Other than an upgrade for the Nest Protect smoke alarm, there wasn’t really much else for the crowd to get excited about, something that was apparent considering the amount of time Nest spent talking about the Cam’s apparently ground-breaking “magnetic, zinc-alloy stand” (complete with its own tripod mount no less!). Many also expressed dismay over social media that Nest, which was acquired by Google for $3.2 billion last January, had failed to even make the Nest Cam weatherproof for outdoor video monitoring, a feature sorely missing from the Dropcam Pro.

The Nest Cam is still a fine product, and likely one of the best smart security camera options on the market now, but it’s been almost two years since Nest unveiled its last major product, was this really all we’d been waiting for?

Granted, Nest has never tackled the flashiest of products, and CEO Tony Fadell has always been explicit that his company is focused on simplifying the home rather than complicating it. But what had initially excited so many people about Nest was their ability to make the mundane and ignored, radical. They made their mark in 2011 with a thermostat so sleek and forward thinking that people were actually willing to use the word “sexy” to describe something that controlled their furnaces.

There are signs that something big could still be on the horizon for Nest, rumors ran wild a few months ago after Nest posted a job listing for someone to lead what they called Nest Audio. If Nest was to use their resources to build something like a high quality connected home speaker system with always-on Google Now access, think Amazon Echo meets Sonos, that would certainly be an exciting development for the smart home space.

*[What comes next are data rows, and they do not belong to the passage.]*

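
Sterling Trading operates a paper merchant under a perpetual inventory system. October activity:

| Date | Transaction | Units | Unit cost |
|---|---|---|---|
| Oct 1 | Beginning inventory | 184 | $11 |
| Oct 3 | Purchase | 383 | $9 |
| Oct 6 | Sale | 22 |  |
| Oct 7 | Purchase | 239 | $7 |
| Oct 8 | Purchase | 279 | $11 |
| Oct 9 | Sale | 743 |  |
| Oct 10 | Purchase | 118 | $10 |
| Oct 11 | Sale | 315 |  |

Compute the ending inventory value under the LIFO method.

Oct 6, 22 sold [LIFO — newest first]: 22 @ $9 = $198
Oct 9, 743 sold [LIFO — newest first]: 279 @ $11 + 239 @ $7 + 225 @ $9 = $6,767
Oct 11, 315 sold [LIFO — newest first]: 118 @ $10 + 136 @ $9 + 61 @ $11 = $3,075
Total COGS = $198 + $6,767 + $3,075 = $10,040
Ending inventory: 123 @ $11 = $1,353

Ending inventory = $1,353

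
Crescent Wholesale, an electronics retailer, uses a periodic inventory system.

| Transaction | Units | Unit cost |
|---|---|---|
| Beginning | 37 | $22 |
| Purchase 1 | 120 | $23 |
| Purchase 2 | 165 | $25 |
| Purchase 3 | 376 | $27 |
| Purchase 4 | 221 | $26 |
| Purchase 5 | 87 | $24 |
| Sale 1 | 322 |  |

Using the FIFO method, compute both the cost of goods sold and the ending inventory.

Sale 1 (322) [FIFO — oldest first]: 37 @ $22 + 120 @ $23 + 165 @ $25 = $7,699
Ending inventory: 376 @ $27 + 221 @ $26 + 87 @ $24 = $17,986

COGS = $7,699; ending inventory = $17,986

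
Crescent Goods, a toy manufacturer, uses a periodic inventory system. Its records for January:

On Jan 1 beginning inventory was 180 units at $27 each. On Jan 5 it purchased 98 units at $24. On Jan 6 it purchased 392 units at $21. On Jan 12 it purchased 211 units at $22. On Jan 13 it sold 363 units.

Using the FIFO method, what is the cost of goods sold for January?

Jan 13, 363 sold [FIFO — oldest first]: 180 @ $27 + 98 @ $24 + 85 @ $21 = $8,997
Ending inventory: 307 @ $21 + 211 @ $22 = $11,089

COGS = $8,997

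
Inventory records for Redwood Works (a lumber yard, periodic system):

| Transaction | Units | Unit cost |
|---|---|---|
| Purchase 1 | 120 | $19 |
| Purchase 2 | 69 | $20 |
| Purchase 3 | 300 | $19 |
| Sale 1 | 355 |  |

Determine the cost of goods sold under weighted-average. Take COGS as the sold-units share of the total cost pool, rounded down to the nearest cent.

COGS = $6,795.09

Sale 1, sell 355: 355/489 × $9,360.00 → $6,795.09
Ending inventory (cost pool remaining) = $2,564.91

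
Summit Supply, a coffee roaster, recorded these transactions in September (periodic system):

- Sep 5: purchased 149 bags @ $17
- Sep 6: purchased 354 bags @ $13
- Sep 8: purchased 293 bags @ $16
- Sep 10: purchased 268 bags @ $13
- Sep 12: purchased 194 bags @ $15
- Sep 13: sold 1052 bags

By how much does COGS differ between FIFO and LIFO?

$208

FIFO COGS: 149 @ $17 + 354 @ $13 + 293 @ $16 + 256 @ $13 = $15,151
LIFO COGS: 194 @ $15 + 268 @ $13 + 293 @ $16 + 297 @ $13 = $14,943
Difference = |$15,151 − $14,943| = $208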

Despite the relentless multitudes of smart light bulbs, power outlets and do-it-all buttons coming from various makers, new concepts are still springing forth from some. Unfortunately, most are either awful or being rushed half-baked and buggy to beat similarly ill-planned products to the market. The fault does not lie entirely with device makers. The lack of a unifying home automation framework is discouraging companies from specifying their product focuses as so few of them can easily communicate with each other anyway.

Hope may be on the way. At last month’s Google I/O conference, the company announced Project Brillo, a hyper-efficient Android-based competitor to Apple’s HomeKit IoT framework, and Weave, a set of developer tools that enable phones, the cloud and Brillo-powered devices to communicate with each other.

Apple does not seem to be throwing its full weight behind HomeKit, and planned hardware support for it at the moment is slim. If Google can easily woo device-makers to sign on, the improved compatibility will heighten demand and also discourage every company in the space from making repetitive iterations of the same product. Nest should clearly be Instrumental to this goal, yet the Google-owned poster boy for home automation only mentioned Brillo and Weave as a side note at its recent event.

This is a pretty critical time for home automation technologies, if the market continues to build anticipation for a product ecosystem that device makers don’t deliver on, average consumers aren’t going to be as receptive when the real deal comes around. Google and Apple are building frameworks that have the potential to unify the “connected home,” but if a Google-owned company like Nest can’t inject more innovation into the space in two years than a prettier copy of a product it overspent $555 million to acquire, I’m worried that the consumer demand won’t be around when Nest and others develop products that are really worth talking about.